Novas Histórias do Tempo da Velha Escola (MCCXXXII)

Chapim de Odivelas, 12 de maio de 2043

Conheci muitos professores que, sem abdicar do trabalho em sala de aula, operaram pedagógicos “milagres”. Porém, nada deixaram escrito e se foram para a aposentação. Um imenso patrimônio jaz no limbo das ciências da educação e apenas alguns estudos de caso conduzidos por teoricistas de ocasião logram revelá-lo. 

Outros, como a minha amiga Manuela, ergueram freinetianas ilhas de excelência acadêmica cercadas de instrucionismo por todos os lados menos por um: o MEM. Após dezenas de anos de intenso e profícuo labor, lá se foi, aposentada, e a sua sala de aula se afunda nas águas turvas do instrucionismo. 

Ainda havia aqueles que, como o meu amigo António, a duras penas, conseguiram “levar a água ao moinho”, arrastando professáurios para práticas inovadoras fundadas numa legalidade comedida, aquela que, prudentemente, consideravam ser possível. Chegada a hora da aposentadoria, os seus antigos colegas logo fizeram regressar a sua escola à modorra habitual, deitando por terra todo e qualquer vestígio de inovação.

Década após década, as escolas onde generosos e voluntariosos educadores aportaram e, de algum modo, inovaram viraram cemitérios de generosas intenções. Até ao dia em que nos cansamos de derrotas morais. 

Em breve, vos contarei estórias de educadores de malogrados intentos. Hoje, é chegada a vez de vos falar de um pioneiro de Educação Nova, que, à semelhança de muitos outros insignes mestres, foi ostracizado. Não fora a Dora e o Alessandro, e a memória de Eurípedes Barsanulfo se perderia 

Em 1907, um decreto determinava uma ampla reforma na educação mineira visando a efetiva concretização uma educação integral numa escola ativa (onde foi que eu já ouvi isto?). Já na segunda metade do século XIX, havia debates em torno da importância da mudança na educação. O Rui Barbosa, por exemplo, mostrou-se empenhado num projeto de modernização do país, propôs um sistema nacional de educação, desde o jardim da infância até a universidade, e defendia uma reestruturação completa do ensino, desde métodos até a construção de prédios. 
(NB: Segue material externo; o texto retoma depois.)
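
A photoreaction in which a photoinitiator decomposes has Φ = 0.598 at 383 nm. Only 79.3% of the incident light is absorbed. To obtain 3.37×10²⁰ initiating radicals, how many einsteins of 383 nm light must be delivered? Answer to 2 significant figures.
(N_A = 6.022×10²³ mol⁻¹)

Product: 3.37×10²⁰ / 6.022×10²³ = 5.596×10⁻⁴ mol.
Photons that must be absorbed: 5.596×10⁻⁴ / 0.598 = 9.358×10⁻⁴ mol.
Incident photons needed: 9.358×10⁻⁴ / 0.793 = 0.001180 mol.

0.0012 einstein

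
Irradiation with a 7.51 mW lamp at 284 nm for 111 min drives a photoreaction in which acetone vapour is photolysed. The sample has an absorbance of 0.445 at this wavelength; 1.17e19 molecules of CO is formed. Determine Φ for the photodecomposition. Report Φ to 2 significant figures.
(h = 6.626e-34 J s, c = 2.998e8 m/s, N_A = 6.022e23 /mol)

Φ = 0.26

Product: 1.17e19 / 6.022e23 = 1.943e-5 mol.
Photon energy at 284 nm: hc/λ = (6.626e-34)(2.998e8)/(284e-9) = 6.995e-19 J.
Energy delivered: (7.51 mW)(6660 s) = 50.02 J.
Photons incident: 50.02 / 6.995e-19 = 7.151e19, i.e. 7.151e19/6.022e23 = 1.187e-4 mol.
Fraction absorbed: 1 − 10^(−0.445) = 0.6411.
Photons absorbed: 0.6411 × 1.187e-4 = 7.610e-5 mol.
Φ = 1.943e-5 mol / 7.610e-5 mol photons = 0.26.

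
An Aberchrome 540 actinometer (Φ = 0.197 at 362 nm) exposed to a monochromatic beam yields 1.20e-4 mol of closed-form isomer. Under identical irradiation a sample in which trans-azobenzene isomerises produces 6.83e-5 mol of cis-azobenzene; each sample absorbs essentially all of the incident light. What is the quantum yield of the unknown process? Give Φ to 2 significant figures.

Φ = 0.11

Photons absorbed by the actinometer: 1.20e-4 / 0.197 = 6.091e-4 mol.
Φ(unknown) = 6.83e-5 / 6.091e-4 = 0.11.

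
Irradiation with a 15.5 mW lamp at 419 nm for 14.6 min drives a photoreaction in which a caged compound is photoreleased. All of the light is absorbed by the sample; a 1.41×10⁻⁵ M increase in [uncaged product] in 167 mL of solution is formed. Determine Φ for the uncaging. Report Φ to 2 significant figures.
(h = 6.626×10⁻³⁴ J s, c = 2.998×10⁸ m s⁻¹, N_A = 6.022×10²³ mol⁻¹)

Product: (1.41×10⁻⁵ M)(0.167 L) = 2.355×10⁻⁶ mol.
Photon energy at 419 nm: hc/λ = (6.626×10⁻³⁴)(2.998×10⁸)/(419×10⁻⁹) = 4.741×10⁻¹⁹ J.
Energy delivered: (15.5 mW)(876 s) = 13.58 J.
Photons incident: 13.58 / 4.741×10⁻¹⁹ = 2.864×10¹⁹, i.e. 2.864×10¹⁹/6.022×10²³ = 4.756×10⁻⁵ mol.
Φ = 2.355×10⁻⁶ mol / 4.756×10⁻⁵ mol photons = 0.050.

Φ = 0.050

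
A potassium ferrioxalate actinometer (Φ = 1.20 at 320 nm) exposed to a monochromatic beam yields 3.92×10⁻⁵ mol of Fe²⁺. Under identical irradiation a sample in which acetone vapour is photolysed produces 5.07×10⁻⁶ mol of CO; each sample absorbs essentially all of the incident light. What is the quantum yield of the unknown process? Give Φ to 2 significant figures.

Φ = 0.16

Photons absorbed by the actinometer: 3.92×10⁻⁵ / 1.20 = 3.267×10⁻⁵ mol.
Φ(unknown) = 5.07×10⁻⁶ / 3.267×10⁻⁵ = 0.16.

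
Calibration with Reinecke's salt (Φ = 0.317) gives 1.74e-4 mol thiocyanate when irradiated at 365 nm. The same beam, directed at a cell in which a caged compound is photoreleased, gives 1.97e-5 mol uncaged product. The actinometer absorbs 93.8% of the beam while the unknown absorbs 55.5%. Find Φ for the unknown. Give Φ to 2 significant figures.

Photons absorbed by the actinometer: 1.74e-4 / 0.317 = 5.489e-4 mol.
Incident flux: 5.489e-4 / 0.938 = 5.852e-4 einstein.
Absorbed by unknown: 0.555 × 5.852e-4 = 3.248e-4 mol.
Φ(unknown) = 1.97e-5 / 3.248e-4 = 0.061.

Φ = 0.061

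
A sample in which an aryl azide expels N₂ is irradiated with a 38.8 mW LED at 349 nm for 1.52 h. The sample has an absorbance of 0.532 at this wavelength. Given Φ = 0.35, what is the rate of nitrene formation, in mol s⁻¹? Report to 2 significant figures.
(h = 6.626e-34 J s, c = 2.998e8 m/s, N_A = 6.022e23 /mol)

Photon energy at 349 nm: hc/λ = (6.626e-34)(2.998e8)/(349e-9) = 5.692e-19 J.
Energy delivered: (38.8 mW)(5472 s) = 212.3 J.
Photons incident: 212.3 / 5.692e-19 = 3.730e20, i.e. 3.730e20/6.022e23 = 6.194e-4 mol.
Fraction absorbed: 1 − 10^(−0.532) = 0.7062.
Photons absorbed: 0.7062 × 6.194e-4 = 4.374e-4 mol.
Product formed: 0.35 × 4.374e-4 = 1.531e-4 mol.
Rate: 1.531e-4 / 5472 s = 2.8e-8 mol s⁻¹.

2.8e-8 mol s⁻¹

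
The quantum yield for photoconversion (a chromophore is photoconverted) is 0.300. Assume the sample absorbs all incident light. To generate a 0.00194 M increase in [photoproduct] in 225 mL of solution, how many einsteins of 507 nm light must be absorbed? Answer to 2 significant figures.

Product: (0.00194 M)(0.225 L) = 4.365×10⁻⁴ mol.
Photons that must be absorbed: 4.365×10⁻⁴ / 0.300 = 0.001455 mol.

0.0015 einstein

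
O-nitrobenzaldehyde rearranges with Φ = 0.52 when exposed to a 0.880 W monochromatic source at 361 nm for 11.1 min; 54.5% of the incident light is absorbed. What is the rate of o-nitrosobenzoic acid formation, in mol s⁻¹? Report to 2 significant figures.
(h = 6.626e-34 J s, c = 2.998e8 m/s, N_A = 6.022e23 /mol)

7.5e-7 mol s⁻¹

Photon energy at 361 nm: hc/λ = (6.626e-34)(2.998e8)/(361e-9) = 5.503e-19 J.
Energy delivered: (0.880 W)(666 s) = 586.1 J.
Photons incident: 586.1 / 5.503e-19 = 1.065e21, i.e. 1.065e21/6.022e23 = 0.001769 mol.
Photons absorbed: 0.545 × 0.001769 = 9.641e-4 mol.
Product formed: 0.52 × 9.641e-4 = 5.013e-4 mol.
Rate: 5.013e-4 / 666 s = 7.5e-7 mol s⁻¹.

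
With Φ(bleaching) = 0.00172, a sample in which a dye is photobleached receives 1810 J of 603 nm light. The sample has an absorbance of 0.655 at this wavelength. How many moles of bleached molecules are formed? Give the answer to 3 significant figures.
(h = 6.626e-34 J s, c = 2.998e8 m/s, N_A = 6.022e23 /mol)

Photon energy at 603 nm: hc/λ = (6.626e-34)(2.998e8)/(603e-9) = 3.294e-19 J.
Photons incident: 1810 / 3.294e-19 = 5.495e21, i.e. 5.495e21/6.022e23 = 0.009125 mol.
Fraction absorbed: 1 − 10^(−0.655) = 0.7787.
Photons absorbed: 0.7787 × 0.009125 = 0.007106 mol.
Product: Φ × n_abs = 0.00172 × 0.007106 = 1.222e-5 mol.

1.22e-5 mol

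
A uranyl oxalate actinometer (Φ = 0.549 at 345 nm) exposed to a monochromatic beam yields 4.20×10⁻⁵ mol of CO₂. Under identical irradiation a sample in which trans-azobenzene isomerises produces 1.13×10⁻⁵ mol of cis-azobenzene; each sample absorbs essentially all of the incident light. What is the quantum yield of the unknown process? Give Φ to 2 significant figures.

Φ = 0.15

Photons absorbed by the actinometer: 4.20×10⁻⁵ / 0.549 = 7.650×10⁻⁵ mol.
Φ(unknown) = 1.13×10⁻⁵ / 7.650×10⁻⁵ = 0.15.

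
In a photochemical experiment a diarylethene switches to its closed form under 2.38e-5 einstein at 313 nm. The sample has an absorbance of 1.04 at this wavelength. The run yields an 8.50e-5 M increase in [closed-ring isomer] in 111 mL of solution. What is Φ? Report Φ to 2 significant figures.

Product: (8.50e-5 M)(0.111 L) = 9.435e-6 mol.
Fraction absorbed: 1 − 10^(−1.04) = 0.9088.
Photons absorbed: 0.9088 × 2.38e-5 = 2.163e-5 mol.
Φ = 9.435e-6 mol / 2.163e-5 mol photons = 0.44.

Φ = 0.44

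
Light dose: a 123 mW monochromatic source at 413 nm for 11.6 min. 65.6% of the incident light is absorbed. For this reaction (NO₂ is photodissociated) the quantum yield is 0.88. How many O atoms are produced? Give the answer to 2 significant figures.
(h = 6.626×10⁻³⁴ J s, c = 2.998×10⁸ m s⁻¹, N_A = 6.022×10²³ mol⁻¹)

Photon energy at 413 nm: hc/λ = (6.626×10⁻³⁴)(2.998×10⁸)/(413×10⁻⁹) = 4.810×10⁻¹⁹ J.
Energy delivered: (123 mW)(696 s) = 85.61 J.
Photons incident: 85.61 / 4.810×10⁻¹⁹ = 1.780×10²⁰, i.e. 1.780×10²⁰/6.022×10²³ = 2.956×10⁻⁴ mol.
Photons absorbed: 0.656 × 2.956×10⁻⁴ = 1.939×10⁻⁴ mol.
Product: Φ × n_abs = 0.88 × 1.939×10⁻⁴ = 1.706×10⁻⁴ mol.
As a count: 1.706×10⁻⁴ × 6.022×10²³ = 1.0×10²⁰.

1.0×10²⁰ atoms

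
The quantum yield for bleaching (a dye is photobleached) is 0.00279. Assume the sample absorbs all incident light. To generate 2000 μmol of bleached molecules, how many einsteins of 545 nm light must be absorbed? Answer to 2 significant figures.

Product: 2000 μmol = 0.00200 mol.
Photons that must be absorbed: 0.00200 / 0.00279 = 0.7168 mol.

0.72 einstein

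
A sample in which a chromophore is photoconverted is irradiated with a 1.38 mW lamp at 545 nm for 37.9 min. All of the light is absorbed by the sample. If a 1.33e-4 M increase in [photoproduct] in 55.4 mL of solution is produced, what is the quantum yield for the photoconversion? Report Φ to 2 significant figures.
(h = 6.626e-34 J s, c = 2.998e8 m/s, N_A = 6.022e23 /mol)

Product: (1.33e-4 M)(0.0554 L) = 7.368e-6 mol.
Photon energy at 545 nm: hc/λ = (6.626e-34)(2.998e8)/(545e-9) = 3.645e-19 J.
Energy delivered: (1.38 mW)(2274 s) = 3.138 J.
Photons incident: 3.138 / 3.645e-19 = 8.609e18, i.e. 8.609e18/6.022e23 = 1.430e-5 mol.
Φ = 7.368e-6 mol / 1.430e-5 mol photons = 0.52.

Φ = 0.52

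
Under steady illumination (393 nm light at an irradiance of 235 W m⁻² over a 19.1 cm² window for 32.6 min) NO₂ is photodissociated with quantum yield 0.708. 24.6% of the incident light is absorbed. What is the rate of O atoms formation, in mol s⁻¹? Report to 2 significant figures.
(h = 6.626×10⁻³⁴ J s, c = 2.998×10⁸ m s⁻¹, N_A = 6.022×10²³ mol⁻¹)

2.6×10⁻⁷ mol s⁻¹

Photon energy at 393 nm: hc/λ = (6.626×10⁻³⁴)(2.998×10⁸)/(393×10⁻⁹) = 5.055×10⁻¹⁹ J.
Energy delivered: (235 W m⁻²)(19.1×10⁻⁴ m²)(1956 s) = 878.0 J.
Photons incident: 878.0 / 5.055×10⁻¹⁹ = 1.737×10²¹, i.e. 1.737×10²¹/6.022×10²³ = 0.002884 mol.
Photons absorbed: 0.246 × 0.002884 = 7.095×10⁻⁴ mol.
Product formed: 0.708 × 7.095×10⁻⁴ = 5.023×10⁻⁴ mol.
Rate: 5.023×10⁻⁴ / 1956 s = 2.6×10⁻⁷ mol s⁻¹.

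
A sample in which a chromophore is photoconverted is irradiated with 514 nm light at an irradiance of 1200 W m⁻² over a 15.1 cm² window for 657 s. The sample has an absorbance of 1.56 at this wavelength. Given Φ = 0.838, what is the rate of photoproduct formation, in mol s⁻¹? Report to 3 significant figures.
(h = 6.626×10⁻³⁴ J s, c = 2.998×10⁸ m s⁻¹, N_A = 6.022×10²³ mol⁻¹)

Photon energy at 514 nm: hc/λ = (6.626×10⁻³⁴)(2.998×10⁸)/(514×10⁻⁹) = 3.865×10⁻¹⁹ J.
Energy delivered: (1200 W m⁻²)(15.1×10⁻⁴ m²)(657 s) = 1190 J.
Photons incident: 1190 / 3.865×10⁻¹⁹ = 3.079×10²¹, i.e. 3.079×10²¹/6.022×10²³ = 0.005113 mol.
Fraction absorbed: 1 − 10^(−1.56) = 0.9725.
Photons absorbed: 0.9725 × 0.005113 = 0.004972 mol.
Product formed: 0.838 × 0.004972 = 0.004167 mol.
Rate: 0.004167 / 657 s = 6.34×10⁻⁶ mol s⁻¹.

6.34×10⁻⁶ mol s⁻¹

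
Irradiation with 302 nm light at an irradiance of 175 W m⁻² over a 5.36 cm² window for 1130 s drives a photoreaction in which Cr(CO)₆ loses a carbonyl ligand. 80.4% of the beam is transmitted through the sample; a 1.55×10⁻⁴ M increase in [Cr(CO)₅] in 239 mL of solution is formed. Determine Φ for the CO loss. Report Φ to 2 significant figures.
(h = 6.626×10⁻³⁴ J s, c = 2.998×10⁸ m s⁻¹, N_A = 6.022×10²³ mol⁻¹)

Product: (1.55×10⁻⁴ M)(0.239 L) = 3.704×10⁻⁵ mol.
Photon energy at 302 nm: hc/λ = (6.626×10⁻³⁴)(2.998×10⁸)/(302×10⁻⁹) = 6.578×10⁻¹⁹ J.
Energy delivered: (175 W m⁻²)(5.36×10⁻⁴ m²)(1130 s) = 106.0 J.
Photons incident: 106.0 / 6.578×10⁻¹⁹ = 1.611×10²⁰, i.e. 1.611×10²⁰/6.022×10²³ = 2.675×10⁻⁴ mol.
Fraction absorbed: 1 − 80.4/100 = 0.1960.
Photons absorbed: 0.1960 × 2.675×10⁻⁴ = 5.243×10⁻⁵ mol.
Φ = 3.704×10⁻⁵ mol / 5.243×10⁻⁵ mol photons = 0.71.

Φ = 0.71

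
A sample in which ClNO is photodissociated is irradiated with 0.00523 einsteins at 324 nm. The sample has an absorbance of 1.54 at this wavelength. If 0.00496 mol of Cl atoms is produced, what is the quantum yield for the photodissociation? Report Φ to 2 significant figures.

Φ = 0.98

Fraction absorbed: 1 − 10^(−1.54) = 0.9712.
Photons absorbed: 0.9712 × 0.00523 = 0.005079 mol.
Φ = 0.00496 mol / 0.005079 mol photons = 0.98.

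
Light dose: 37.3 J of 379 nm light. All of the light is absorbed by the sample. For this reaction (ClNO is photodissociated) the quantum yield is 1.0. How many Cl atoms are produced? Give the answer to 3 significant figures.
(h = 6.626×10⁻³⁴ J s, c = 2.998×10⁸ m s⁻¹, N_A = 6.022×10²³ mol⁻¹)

7.12×10¹⁹ atoms

Photon energy at 379 nm: hc/λ = (6.626×10⁻³⁴)(2.998×10⁸)/(379×10⁻⁹) = 5.241×10⁻¹⁹ J.
Photons incident: 37.3 / 5.241×10⁻¹⁹ = 7.117×10¹⁹, i.e. 7.117×10¹⁹/6.022×10²³ = 1.182×10⁻⁴ mol.
Product: Φ × n_abs = 1.0 × 1.182×10⁻⁴ = 1.182×10⁻⁴ mol.
As a count: 1.182×10⁻⁴ × 6.022×10²³ = 7.12×10¹⁹.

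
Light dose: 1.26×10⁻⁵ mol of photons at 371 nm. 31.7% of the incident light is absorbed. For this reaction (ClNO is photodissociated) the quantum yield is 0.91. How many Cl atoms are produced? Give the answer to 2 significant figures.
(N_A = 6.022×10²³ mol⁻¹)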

No tempo de Eurípedes, as tendências humanistas, a realista-científica, a positivista, as marginalizadas propostas anarco-sindicalistas e anarco-socialistas, e a génese do escolanovismo dominavam os debates.  E a sua influência se fazia sentir, mantinha atualidade nos idos de vinte, ainda que revestida de digitalidade e modismos neoliberais.

Cada qual, a seu modo, perspectivava uma educação integral, o desenvolvimento simultâneo de aspectos morais, intelectuais, físicos, espirituais, o respeito pelo pleno desenvolvimento da pessoa, a abolição de castigos e recompensas, a valorização da infância, e uma outra formação de professores. 

Eurípedes mobilizava a comunidade, para que ajudasse as famílias das crianças mais carentes. Havia muitas crianças negras matriculadas e vários professores negros compunham o quadro de professores da sua escola, num tempo em que os discursos racistas, com influências eugenistas, eram comuns e os negros eram marginalizados. 

Os dias de apresentações de teatro eram dias de festa. O amigo Bigheto me contou que os alunos do Colégio Allan Kardec confeccionavam belos cenários e toda a comunidade participava: 

Eurípedes incentivava a participação dos alunos em ações sociais e os jovens aprendiam a moral na prática comunitária. Em 1907, quando uma Maria instalava a Scola dei Bambini em comunidades carentes da Itália, um Eurípedes esboçava, em Sacramento o arcaboiço de uma nova construção social de aprendizagem.